One-loft races are becoming increasingly popular despite being a high-stakes game.

The challenges for any pigeon taking part are at odds with its natural development.

All pigeons build up their own biological ecosystem of micro-organisms in a closed environment which is in balance with the specific (feeding) ground and living environment, and is aligned with the ecosystems of all the other pigeons in the loft colony of which the pigeon is a part.

This is quite complex. It is quite easy to see that the additional contact with other ecosystems of pigeons from other lofts (from several regions and countries) resulting from the races (basket pressure) will be associated with problems.

The various (sickness) germs compete with each other to find a new equilibrium, with adverse consequences for their host.

However, the young pigeon intended for the one-loft race is on a tight schedule.The body weight of 15 grams at birth will increase 22 times over a period of 3 weeks. 

After the crucial weaning period, with vaccinations taking place around the 6th week, there is a delicate time window in which the young pigeon must ideally be sent, and that creates a dilemma.

At this time, they are in the middle of activating their own immunity.
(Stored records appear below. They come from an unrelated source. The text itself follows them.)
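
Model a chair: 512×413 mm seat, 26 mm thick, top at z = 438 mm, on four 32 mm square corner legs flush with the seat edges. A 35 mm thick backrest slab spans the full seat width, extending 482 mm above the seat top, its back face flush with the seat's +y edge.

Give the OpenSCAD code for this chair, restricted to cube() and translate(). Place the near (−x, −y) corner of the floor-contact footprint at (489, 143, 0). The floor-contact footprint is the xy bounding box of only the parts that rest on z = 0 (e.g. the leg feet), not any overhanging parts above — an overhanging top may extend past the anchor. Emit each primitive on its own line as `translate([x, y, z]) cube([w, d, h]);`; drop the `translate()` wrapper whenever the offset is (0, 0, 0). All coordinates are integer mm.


translate([489, 143, 412]) cube([512, 413, 26]);
translate([489, 143, 0]) cube([32, 32, 412]);
translate([969, 143, 0]) cube([32, 32, 412]);
translate([489, 524, 0]) cube([32, 32, 412]);
translate([969, 524, 0]) cube([32, 32, 412]);
translate([489, 521, 438]) cube([512, 35, 482]);


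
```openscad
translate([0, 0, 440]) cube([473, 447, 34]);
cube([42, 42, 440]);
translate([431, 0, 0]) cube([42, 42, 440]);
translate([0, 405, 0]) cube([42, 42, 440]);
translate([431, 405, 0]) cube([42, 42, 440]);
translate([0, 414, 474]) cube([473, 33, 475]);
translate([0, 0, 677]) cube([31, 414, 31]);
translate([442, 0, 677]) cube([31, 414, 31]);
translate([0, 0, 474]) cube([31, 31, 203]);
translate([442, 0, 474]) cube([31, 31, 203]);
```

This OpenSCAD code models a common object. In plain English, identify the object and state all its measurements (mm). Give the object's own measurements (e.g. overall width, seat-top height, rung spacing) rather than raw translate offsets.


A chair. The seat is a 473×447×34 mm slab with its top at z = 474 mm, on four 42×42 mm corner legs (flush with the seat edges, standing on z = 0). A flat backrest 33 mm thick, 475 mm tall, spans the full seat width and rises from the seat top along its +y edge, rear face flush with the rear of the seat. Two armrests of 31×31 mm section run along each side from the seat's front edge to the front of the backrest, top faces 234 mm above the seat top and outer faces flush with the seat's x-edges; a 31×31 mm post under the front of each armrest stands on the seat at the front corner.


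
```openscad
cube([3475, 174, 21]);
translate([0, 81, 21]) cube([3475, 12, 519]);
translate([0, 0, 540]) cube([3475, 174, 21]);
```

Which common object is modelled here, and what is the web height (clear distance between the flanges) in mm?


An I-beam. The web height is 519 mm.

Two wide flanges with a thin centred web — an I-beam. Overall 561 mm minus two 21 mm flanges gives a web of 561 − 2·21 = 519 mm.


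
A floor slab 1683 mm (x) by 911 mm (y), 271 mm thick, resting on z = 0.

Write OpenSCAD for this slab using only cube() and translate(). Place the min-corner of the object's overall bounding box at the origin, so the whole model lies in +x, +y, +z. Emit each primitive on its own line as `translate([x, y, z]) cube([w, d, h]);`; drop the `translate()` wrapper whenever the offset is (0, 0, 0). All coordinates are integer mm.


cube([1683, 911, 271]);


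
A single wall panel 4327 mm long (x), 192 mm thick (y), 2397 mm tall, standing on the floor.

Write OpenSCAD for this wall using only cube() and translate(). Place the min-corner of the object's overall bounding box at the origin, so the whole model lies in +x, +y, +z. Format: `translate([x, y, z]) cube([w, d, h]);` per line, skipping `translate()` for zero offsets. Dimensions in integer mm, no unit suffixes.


cube([4327, 192, 2397]);


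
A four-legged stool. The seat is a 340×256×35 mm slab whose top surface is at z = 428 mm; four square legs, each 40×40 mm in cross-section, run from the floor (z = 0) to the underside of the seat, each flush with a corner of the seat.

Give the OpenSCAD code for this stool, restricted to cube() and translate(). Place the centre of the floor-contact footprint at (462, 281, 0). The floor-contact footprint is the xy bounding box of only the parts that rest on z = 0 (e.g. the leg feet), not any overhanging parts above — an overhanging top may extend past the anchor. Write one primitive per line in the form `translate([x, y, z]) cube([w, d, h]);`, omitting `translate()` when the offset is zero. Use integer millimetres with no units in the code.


// leg_h = 428 - 35 = 393
translate([292, 153, 393]) cube([340, 256, 35]);
translate([292, 153, 0]) cube([40, 40, 393]);
translate([592, 153, 0]) cube([40, 40, 393]);
translate([292, 369, 0]) cube([40, 40, 393]);
translate([592, 369, 0]) cube([40, 40, 393]);


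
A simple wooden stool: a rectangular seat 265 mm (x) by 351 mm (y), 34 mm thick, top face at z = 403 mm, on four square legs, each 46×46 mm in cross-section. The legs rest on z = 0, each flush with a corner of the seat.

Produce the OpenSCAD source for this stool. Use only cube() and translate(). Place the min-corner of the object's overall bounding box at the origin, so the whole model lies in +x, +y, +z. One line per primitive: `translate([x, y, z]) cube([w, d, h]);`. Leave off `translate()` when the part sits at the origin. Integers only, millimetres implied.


translate([0, 0, 369]) cube([265, 351, 34]);
cube([46, 46, 369]);
translate([219, 0, 0]) cube([46, 46, 369]);
translate([0, 305, 0]) cube([46, 46, 369]);
translate([219, 305, 0]) cube([46, 46, 369]);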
Indeed, the antibodies the pigeon got from its mother are already running low, and the pigeon’s own immune system is running at full speed due to natural contact with all possible pathogens in the environment, including vaccinations which must take place without delay.

Stumbling Blocks: 

  • if you vaccinate too early, the immune system is insufficiently developed, which means the vaccine cannot work.
  • vaccinating too late can cause an infection in the unprotected young pigeon, followed by a recovery period 
  • there is often a vaccination reaction after the administration of a vaccination, and this often requires a recovery period 
  • to be on the safe side, anyone wanting to vaccinate immediately after weaning must allow for a few stress-free days, which means it is better to postpone the shipment.
  • One never knows how (well) the thousands of pigeons will be cared for by the organisation. Indeed, once they have arrived in the large one-loft colony, they are usually vaccinated (again) as standard (and that can be too much of a good thing).
  • On the other hand, the later the pigeon arrives, the more delicate it is to overcome it.

The loss of one-loft pigeons is also linked to the circovirus, which attacks the immune system directly, and in combination with Adeno, Herpes, Rota (possibly complicated by E Coli) can play a role up to the sixth month of life. 

During this delicate period, (selective) practice programmes can cause problems and lead to many losses.

The fact is that the thousands of individual ecosystems will be mixed together upon arrival, which in combination with the movement, quarantine, vaccinations, etc. will cause enormous stress and immunity pressure.

These one-loft racing challenges can best be prepared for with the COMED breeding programme:

Lisocur+, Miobol, Roni and Stopmite 

(about the food with additional Curol to create it) 

This combination is aimed at the rapid development of muscles and bones, but also of the immune system. 

An important asset is MIOBOL, which can make a difference as an artificial crop milk.

Blind curing is the worst thing you can do because the disadvantages far outweigh the advantages 

Delaying the development of the pigeon’s own immune system and the disruption of the intestinal flora causing the metabolism – which is required for the production of strong muscles – to lag behind.

Using Stopmite to tackle parasites in a balanced and clean environment in which a good ecosystem can thrive is of the utmost importance 

Many organisers looking at the pigeons that have been supplied have already noticed the difference between those that were prepared with the Comed breeding programme during their first month of life and those that had not.